Let $R=\mathbb C[x,y]/(y(x-a)(x-b)-1)$ where $a,b$ are distinct complex numbers. Show that the cohomology of the de Rham complex $$0\to R\to \Omega_{R/\mathbb C}\to 0$$ is $\mathbb C$ in degree zero and $\mathbb C^2$ in degree one.
I have no experience in computing de Rham cohomology whatsoever (maybe except the case $R=\mathbb C[x]$, not with quotients), but first I need to at least identify $\Omega _{R/\mathbb C}$ and to write down to write the map $R\to \Omega_{R/\mathbb C}$. How do I do that?
You have $R=\Bbb C[x,y]/(F(x,y))$ for your given polynomial $F(x,y)$. The differentials $\Omega_{R/\Bbb C}$ form an $R$-module, generated by symbols $dx$ and $dy$ subject to the single relation $F_x(x,y)\,dx+F_y(x,y)\,dy=0$ where $F_x$ and $F_y$ are partial derivatives.
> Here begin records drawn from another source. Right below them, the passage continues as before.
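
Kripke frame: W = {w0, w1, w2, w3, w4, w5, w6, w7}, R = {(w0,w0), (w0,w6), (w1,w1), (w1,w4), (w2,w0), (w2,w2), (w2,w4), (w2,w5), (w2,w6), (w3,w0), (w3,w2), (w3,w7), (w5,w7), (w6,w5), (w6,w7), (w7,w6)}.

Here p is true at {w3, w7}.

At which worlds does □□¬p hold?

w0: successors {w0, w6}; □¬p there: w0:T, w6:F. ✗
w1: successors {w1, w4}; □¬p there: w1:T, w4:T. ✓
w2: successors {w0, w2, w4, w5, w6}; □¬p there: w0:T, w2:T, w4:T, w5:F, w6:F. ✗
w3: successors {w0, w2, w7}; □¬p there: w0:T, w2:T, w7:T. ✓
w4: no successors, so □□¬p holds vacuously. ✓
w5: successors {w7}; □¬p there: w7:T. ✓
w6: successors {w5, w7}; □¬p there: w5:F, w7:T. ✗
w7: successors {w6}; □¬p there: w6:F. ✗

{w1, w3, w4, w5}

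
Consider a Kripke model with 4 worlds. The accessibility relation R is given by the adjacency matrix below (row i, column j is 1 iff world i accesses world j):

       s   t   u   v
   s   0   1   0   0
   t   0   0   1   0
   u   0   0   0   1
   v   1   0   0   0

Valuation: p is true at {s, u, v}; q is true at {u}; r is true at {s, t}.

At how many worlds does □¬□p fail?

3

s: successors {t}; ¬□p there: t:F. ✗
t: successors {u}; ¬□p there: u:F. ✗
u: successors {v}; ¬□p there: v:F. ✗
v: successors {s}; ¬□p there: s:T. ✓
Satisfying worlds: {v}.
So □¬□p fails at the other 3 worlds.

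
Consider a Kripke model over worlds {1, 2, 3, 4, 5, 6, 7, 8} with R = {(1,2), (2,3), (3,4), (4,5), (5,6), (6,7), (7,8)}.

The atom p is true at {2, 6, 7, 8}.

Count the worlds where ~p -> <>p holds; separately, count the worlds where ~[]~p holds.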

The map $d:R\to\Omega_{R/\Bbb C}$ takes $g(x,y)$ to $g_x(x,y)\,dx+g_y(x,y)\,dy$.
The kernel of $d$ certainly contains the elements of $\Bbb C$. What you now need to do next is to show that if $g$ is a polynomial with $(g_x,g_y)=(hF_x,hF_y)$ for some polynomial $h$, then $g\in\Bbb C$. Over to you!